The latest ad from the Senate Leadership Fund says "career congressman Mo Brooks...sided with" Democrats Nancy Pelosi and Elizabeth Warren when he criticized Trump last year.
Brooks, while supporting Ted Cruz in the presidential primary, called Trump a "serial adulterer" and said, "I don’t think you can trust Donald Trump with anything he says." He endorsed Trump in the general election.
Brooks has dubbed Strange "Big Lyin' Luther."
Two of Stranges’ campaign ads feature him firing a handgun equipped with a silencer at "Obama’s amnesty plan" in order to call attention to his support for a bill to cut taxes on silencers.
David Ferguson, an Alabama GOP strategist, said that "gimmicks about silencers at the gun range or reading the King James Bible on the Senate floor" are a misreading of Trump’s success in the state.
"Donald Trump won some counties (in Alabama) with over 80 percent of the vote in the general election because he appealed directly to the people," Ferguson said. "These candidates and their consultants should be taking notes rather than trying to ride the president's coattails."
Still, as much as Trump resonates in the state, GOP operatives expect the president, who has not endorsed in the Republican primary, to steer clear of the contest to avoid alienating one faction or another.
Strange, meanwhile, is still dogged by questions about his appointment to Sessions' seat by former Gov. Robert Bentley, who was shortly thereafter driven out of office by a sex scandal.
Bentley had initially and controversially scheduled the special election for next year — despite a law calling for one "forthwith" — which would have given time for Strange’s incumbency status to cement.
When Gov. Kay Ivey replaced Bentley in April, she quickly rescheduled the first round of the election for August to better comply with state law.
"The people of Alabama deserve to be the ones to select who their next senatorial person is going to be to represent them," Ivey told NBC News, "and they’re going to get that by virtue of me changing the date simply because I read the law and followed the law."
Democrats are a non-factor in Alabama, so the race for the Senate seat will be decided by whoever wins the GOP nomination.
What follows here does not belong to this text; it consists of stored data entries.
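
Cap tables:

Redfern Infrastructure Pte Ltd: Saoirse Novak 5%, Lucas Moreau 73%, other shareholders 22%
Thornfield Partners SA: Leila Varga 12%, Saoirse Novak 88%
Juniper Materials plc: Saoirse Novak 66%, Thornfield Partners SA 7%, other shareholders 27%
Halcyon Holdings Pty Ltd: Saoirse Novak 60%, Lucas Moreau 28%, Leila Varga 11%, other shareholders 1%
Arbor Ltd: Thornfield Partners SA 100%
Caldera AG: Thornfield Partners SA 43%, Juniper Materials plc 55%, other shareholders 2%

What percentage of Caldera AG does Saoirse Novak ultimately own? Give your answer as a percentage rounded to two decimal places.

77.53%

Saoirse reaches Caldera along 3 paths.
Via Thornfield: 88% × 43% = 37.84%.
Via Juniper: 66% × 55% = 36.3%.
Via Thornfield → Juniper: 88% × 7% × 55% = 3.388%.
Total: 37.84% + 36.3% + 3.388% = 77.528%.
Rounded: 77.53%.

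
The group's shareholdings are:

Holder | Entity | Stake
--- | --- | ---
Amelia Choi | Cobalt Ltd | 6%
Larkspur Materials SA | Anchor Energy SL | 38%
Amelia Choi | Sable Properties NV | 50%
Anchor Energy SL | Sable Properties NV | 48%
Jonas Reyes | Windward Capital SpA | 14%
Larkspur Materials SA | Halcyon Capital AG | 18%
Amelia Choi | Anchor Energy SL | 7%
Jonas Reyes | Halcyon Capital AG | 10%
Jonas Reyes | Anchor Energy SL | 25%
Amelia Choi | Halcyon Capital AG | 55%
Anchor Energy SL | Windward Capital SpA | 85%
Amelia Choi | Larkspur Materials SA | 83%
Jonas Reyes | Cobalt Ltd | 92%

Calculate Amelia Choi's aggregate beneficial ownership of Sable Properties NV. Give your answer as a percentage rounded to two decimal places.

Amelia reaches Sable along 3 paths.
Direct stake: 50% = 50%.
Via Anchor: 7% × 48% = 3.36%.
Via Larkspur → Anchor: 83% × 38% × 48% = 15.1392%.
Total: 50% + 3.36% + 15.1392% = 68.4992%.
Rounded: 68.50%.

68.50%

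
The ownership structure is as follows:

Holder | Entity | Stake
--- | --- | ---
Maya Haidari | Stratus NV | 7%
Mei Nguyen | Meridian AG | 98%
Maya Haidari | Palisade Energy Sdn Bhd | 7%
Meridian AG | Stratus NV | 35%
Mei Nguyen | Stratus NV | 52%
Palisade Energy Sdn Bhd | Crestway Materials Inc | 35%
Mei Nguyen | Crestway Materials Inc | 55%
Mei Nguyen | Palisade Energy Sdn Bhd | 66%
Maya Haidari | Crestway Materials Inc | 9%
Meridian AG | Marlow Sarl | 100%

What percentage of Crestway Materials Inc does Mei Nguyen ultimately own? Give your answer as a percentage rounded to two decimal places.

78.10%

Mei reaches Crestway along 2 paths.
Via Palisade: 66% × 35% = 23.1%.
Direct stake: 55% = 55%.
Total: 23.1% + 55% = 78.1%.
Rounded: 78.10%.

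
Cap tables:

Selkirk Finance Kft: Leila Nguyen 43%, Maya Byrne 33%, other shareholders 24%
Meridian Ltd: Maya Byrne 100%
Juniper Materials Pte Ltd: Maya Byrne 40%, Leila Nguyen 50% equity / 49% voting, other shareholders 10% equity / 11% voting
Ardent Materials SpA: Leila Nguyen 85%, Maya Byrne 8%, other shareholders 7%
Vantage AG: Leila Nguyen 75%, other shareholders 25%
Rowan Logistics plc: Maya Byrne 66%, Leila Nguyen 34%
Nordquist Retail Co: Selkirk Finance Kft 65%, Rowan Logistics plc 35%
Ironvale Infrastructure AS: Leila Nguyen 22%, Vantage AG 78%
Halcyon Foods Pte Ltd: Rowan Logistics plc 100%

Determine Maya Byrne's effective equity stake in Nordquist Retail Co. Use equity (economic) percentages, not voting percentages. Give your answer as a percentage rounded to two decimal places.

Maya reaches Nordquist along 2 paths.
Via Selkirk: 33% × 65% = 21.45%.
Via Rowan: 66% × 35% = 23.1%.
Total: 21.45% + 23.1% = 44.55%.

44.55%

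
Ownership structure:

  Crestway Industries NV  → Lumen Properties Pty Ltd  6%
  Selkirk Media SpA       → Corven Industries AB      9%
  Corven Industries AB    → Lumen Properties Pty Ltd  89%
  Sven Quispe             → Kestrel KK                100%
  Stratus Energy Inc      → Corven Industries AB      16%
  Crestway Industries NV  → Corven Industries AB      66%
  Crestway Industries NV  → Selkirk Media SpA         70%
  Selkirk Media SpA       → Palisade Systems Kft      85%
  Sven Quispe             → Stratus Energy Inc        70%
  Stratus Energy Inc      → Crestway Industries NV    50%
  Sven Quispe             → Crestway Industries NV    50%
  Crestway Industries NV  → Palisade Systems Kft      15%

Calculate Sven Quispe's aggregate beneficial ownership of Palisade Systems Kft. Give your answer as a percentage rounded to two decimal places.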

That’s likely go to take two rounds of voting, since no candidate is expected to clear the 50 percent threshold for an outright win in August. While there are 11 Republicans on the ballot, Strange, Brooks and Moore are seen as competing for the two slots in the runoff, scheduled for September 26.
Moore, who is ahead in most polls, made headlines nationally in 2003 when he was removed for office after he refused to removed the stone Ten Commandments he had installed on the grounds of the state judicial building. He was elected chief justice again in 2012, but suspended again last year for refusing to enforce the U.S. Supreme Court’s ruling legalizing same-sex marriage.
Brooks and Strange are regarded as competing for the second spot in the runoff, and that explains why the acrimony between them has ratcheted up so significantly in final weeks of the race.
Brooks has tried to use Strange’s fundraising strength against him, warning that Washington establishment "swamp critters" are trying to "strong-arm" Alabama Republicans into picking their candidate.
The tenor of the campaign has led even some Republicans to chafe that the contest has turned into caricature of Southern conservatives interested only in "God, guns, and Trump" as Quin Hillyer, a longtime conservative commentator based in Mobile, put it.
"They're so brazenly pandering," Hillyer said.
CORRECTION (July 17, 2017, 3:08 p.m.): An earlier version of this article incorrectly stated that Sen. Luther Strange, R-Ala., had criticized Donald Trump and was attacked by GOP rival Mo Brooks for having done so. Strange did not criticize Trump, and was not attacked by Brooks for doing so. That section of the article has been removed.